The United States government and a leading international nongovernmental organization have separately accused the Zimbabwean government of stepping up its use of violence and torture as national elections approach in 2008.
The U.S. State Department called 2007 "the worst year yet for defenders of freedom in Zimbabwe," while the Open Society Institute of Southern Africa said rising political violence is undermining the democratic process in Zimbabwe and is creating a presumption that next year's elections will not be free and fair.
The State Department report said beatings, arrests and abductions continue unabated with more than 500 cases of human rights abuses reported each month in 2007, with 3,463 victims seeking treatment so far this year - nearly triple the total for 2006.
A chronology of events issued by the State Department covering February through the end of November said that violence against opponents of the government "continues, even as regional leaders work to establish dialogue between the regime and the opposition," referring to South African mediated crisis negotiations.
"Government forces continue to employ arbitrary arrest, abduction, torture and other abuse, including beatings with whips and cables, suspension, and electric shock to repress civil and political freedoms on a massive scale," it charged.
The Open Society said its report is based on data from health professionals who have evaluated and documented cases of political violence including torture since March, when an acute political crisis developed in Zimbabwe which brought on a period of numerous abductions and beatings, with some deaths, allegedly by state agents.
The Open Society concluded that the government has systematically used torture and violence to repress its political opposition.
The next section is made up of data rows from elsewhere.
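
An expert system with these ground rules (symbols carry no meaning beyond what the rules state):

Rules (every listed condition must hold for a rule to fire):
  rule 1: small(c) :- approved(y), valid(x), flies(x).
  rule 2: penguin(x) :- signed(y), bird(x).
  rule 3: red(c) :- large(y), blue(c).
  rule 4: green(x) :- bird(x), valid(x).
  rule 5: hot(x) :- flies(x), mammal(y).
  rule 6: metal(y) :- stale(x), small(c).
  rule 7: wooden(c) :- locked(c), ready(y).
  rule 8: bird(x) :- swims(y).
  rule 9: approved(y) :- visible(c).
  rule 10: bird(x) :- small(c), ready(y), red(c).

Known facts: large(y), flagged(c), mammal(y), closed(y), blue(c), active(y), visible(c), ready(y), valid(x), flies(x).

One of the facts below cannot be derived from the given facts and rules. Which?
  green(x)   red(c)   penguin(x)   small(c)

Round 1: rule 3 [red(c) :- large(y), blue(c).]; rule 5 [hot(x) :- flies(x), mammal(y).]; rule 9 [approved(y) :- visible(c).]. Adds red(c), hot(x), approved(y).
Round 2: rule 1 [small(c) :- approved(y), valid(x), flies(x).]. Adds small(c).
Round 3: rule 10 [bird(x) :- small(c), ready(y), red(c).]. Adds bird(x).
Round 4: rule 4 [green(x) :- bird(x), valid(x).]. Adds green(x).
Derived: small(c) (round 2), green(x) (round 4), red(c) (round 1). penguin(x) never appears in any round.

penguin(x)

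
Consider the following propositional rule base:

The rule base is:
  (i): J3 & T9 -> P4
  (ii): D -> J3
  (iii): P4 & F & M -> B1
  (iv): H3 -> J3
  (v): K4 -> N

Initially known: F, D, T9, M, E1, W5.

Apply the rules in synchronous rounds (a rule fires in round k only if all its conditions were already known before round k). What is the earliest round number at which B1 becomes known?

Round 1: (ii) [D -> J3]. Adds J3.
Round 2: (i) [J3 & T9 -> P4]. Adds P4.
Round 3: (iii) [P4 & F & M -> B1]. Adds B1.
B1 first appears in round 3.

3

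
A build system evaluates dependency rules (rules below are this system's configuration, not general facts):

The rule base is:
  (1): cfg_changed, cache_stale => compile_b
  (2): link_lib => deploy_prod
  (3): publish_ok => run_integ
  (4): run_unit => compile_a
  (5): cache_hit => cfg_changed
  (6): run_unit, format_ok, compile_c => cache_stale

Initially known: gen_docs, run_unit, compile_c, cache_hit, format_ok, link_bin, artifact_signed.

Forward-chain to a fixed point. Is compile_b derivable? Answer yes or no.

[1] (4) [run_unit => compile_a]; (5) [cache_hit => cfg_changed]; (6) [run_unit, format_ok, compile_c => cache_stale]. ⇒ new: compile_a, cfg_changed, cache_stale.
[2] (1) [cfg_changed, cache_stale => compile_b]. ⇒ new: compile_b.
compile_b appears in round 2, so it is derivable.

yes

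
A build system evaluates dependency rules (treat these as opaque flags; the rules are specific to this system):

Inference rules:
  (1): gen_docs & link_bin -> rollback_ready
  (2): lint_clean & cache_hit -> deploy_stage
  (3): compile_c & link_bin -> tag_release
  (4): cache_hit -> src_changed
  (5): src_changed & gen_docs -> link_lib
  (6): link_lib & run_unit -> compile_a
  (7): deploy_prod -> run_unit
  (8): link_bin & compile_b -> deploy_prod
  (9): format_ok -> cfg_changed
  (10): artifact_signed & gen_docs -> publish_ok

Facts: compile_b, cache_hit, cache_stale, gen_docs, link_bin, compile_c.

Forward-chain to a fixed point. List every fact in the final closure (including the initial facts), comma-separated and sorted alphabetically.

[1] (1) [gen_docs & link_bin -> rollback_ready]; (3) [compile_c & link_bin -> tag_release]; (4) [cache_hit -> src_changed]; (8) [link_bin & compile_b -> deploy_prod]. ⇒ new: rollback_ready, tag_release, src_changed, deploy_prod.
[2] (5) [src_changed & gen_docs -> link_lib]; (7) [deploy_prod -> run_unit]. ⇒ new: link_lib, run_unit.
[3] (6) [link_lib & run_unit -> compile_a]. ⇒ new: compile_a.

cache_hit, cache_stale, compile_a, compile_b, compile_c, deploy_prod, gen_docs, link_bin, link_lib, rollback_ready, run_unit, src_changed, tag_release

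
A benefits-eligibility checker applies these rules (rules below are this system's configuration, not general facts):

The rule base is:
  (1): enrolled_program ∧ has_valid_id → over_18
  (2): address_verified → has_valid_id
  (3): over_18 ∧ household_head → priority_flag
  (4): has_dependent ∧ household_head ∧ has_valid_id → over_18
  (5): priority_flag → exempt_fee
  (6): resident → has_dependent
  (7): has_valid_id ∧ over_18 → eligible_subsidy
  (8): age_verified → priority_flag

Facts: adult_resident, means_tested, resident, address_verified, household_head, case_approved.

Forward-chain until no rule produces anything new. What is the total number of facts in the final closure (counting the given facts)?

12

Round 1: (2) [address_verified → has_valid_id]; (6) [resident → has_dependent]. New: has_valid_id, has_dependent.
Round 2: (4) [has_dependent ∧ household_head ∧ has_valid_id → over_18]. New: over_18.
Round 3: (3) [over_18 ∧ household_head → priority_flag]; (7) [has_valid_id ∧ over_18 → eligible_subsidy]. New: priority_flag, eligible_subsidy.
Round 4: (5) [priority_flag → exempt_fee]. New: exempt_fee.
Closure: {address_verified, adult_resident, case_approved, eligible_subsidy, exempt_fee, has_dependent, has_valid_id, household_head, means_tested, over_18, priority_flag, resident} — 12 facts.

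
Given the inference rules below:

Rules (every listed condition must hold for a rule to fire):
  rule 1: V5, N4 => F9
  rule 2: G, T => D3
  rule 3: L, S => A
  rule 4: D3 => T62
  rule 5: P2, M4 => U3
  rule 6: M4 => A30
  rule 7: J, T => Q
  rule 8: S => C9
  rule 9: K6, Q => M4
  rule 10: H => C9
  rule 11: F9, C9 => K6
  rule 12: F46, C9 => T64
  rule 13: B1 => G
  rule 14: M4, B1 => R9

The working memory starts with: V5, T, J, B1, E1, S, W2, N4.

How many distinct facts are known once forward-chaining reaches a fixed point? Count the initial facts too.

[1] rule 1 [V5, N4 => F9]; rule 7 [J, T => Q]; rule 8 [S => C9]; rule 13 [B1 => G]. ⇒ new: F9, Q, C9, G.
[2] rule 2 [G, T => D3]; rule 11 [F9, C9 => K6]. ⇒ new: D3, K6.
[3] rule 4 [D3 => T62]; rule 9 [K6, Q => M4]. ⇒ new: T62, M4.
[4] rule 6 [M4 => A30]; rule 14 [M4, B1 => R9]. ⇒ new: A30, R9.
Closure: {A30, B1, C9, D3, E1, F9, G, J, K6, M4, N4, Q, R9, S, T, T62, V5, W2} — 18 facts.

18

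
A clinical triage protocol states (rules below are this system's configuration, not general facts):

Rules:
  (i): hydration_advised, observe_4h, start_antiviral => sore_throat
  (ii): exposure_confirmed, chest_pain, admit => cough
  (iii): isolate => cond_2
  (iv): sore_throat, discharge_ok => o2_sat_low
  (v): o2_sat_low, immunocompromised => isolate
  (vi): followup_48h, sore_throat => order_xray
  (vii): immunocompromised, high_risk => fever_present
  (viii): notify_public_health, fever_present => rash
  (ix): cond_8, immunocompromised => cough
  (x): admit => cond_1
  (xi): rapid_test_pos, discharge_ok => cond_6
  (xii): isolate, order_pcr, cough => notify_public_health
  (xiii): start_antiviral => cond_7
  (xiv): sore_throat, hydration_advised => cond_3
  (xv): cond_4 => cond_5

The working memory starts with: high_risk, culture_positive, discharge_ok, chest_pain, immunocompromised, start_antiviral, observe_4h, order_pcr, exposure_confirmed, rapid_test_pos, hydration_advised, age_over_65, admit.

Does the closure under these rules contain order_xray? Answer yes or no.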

It said state security agents were also harassing lawyers and doctors seeking to assist the victims of violence.
"Since early 2007 the country has been subject to an upsurge in political violence that has seriously undermined the democratic process and created a presumption that (the 2008) elections will nto be free and fair," the Open Society report states.
"State-sponsored political violence directed toward any individuals or groups who are perceived to be critical of President Robert Mugabe, his government or his policies, manifests a strategy to demobilize" citizens from organized opposition, it said.
The Open Society called on South African President Thabo Mbeki, principal mediator of the crisis resolution talks, to "use his role as a democratic leader in the Southern African community to uphold international standards" against violence and torture.
Human rights lawyer Otto Saki told reporter Blessing Zulu of VOA’s Studio 7 for Zimbabwe that he believes the explanation for the surge in violence is that President Mugabe determined to win re-election for himself and his party at all cost.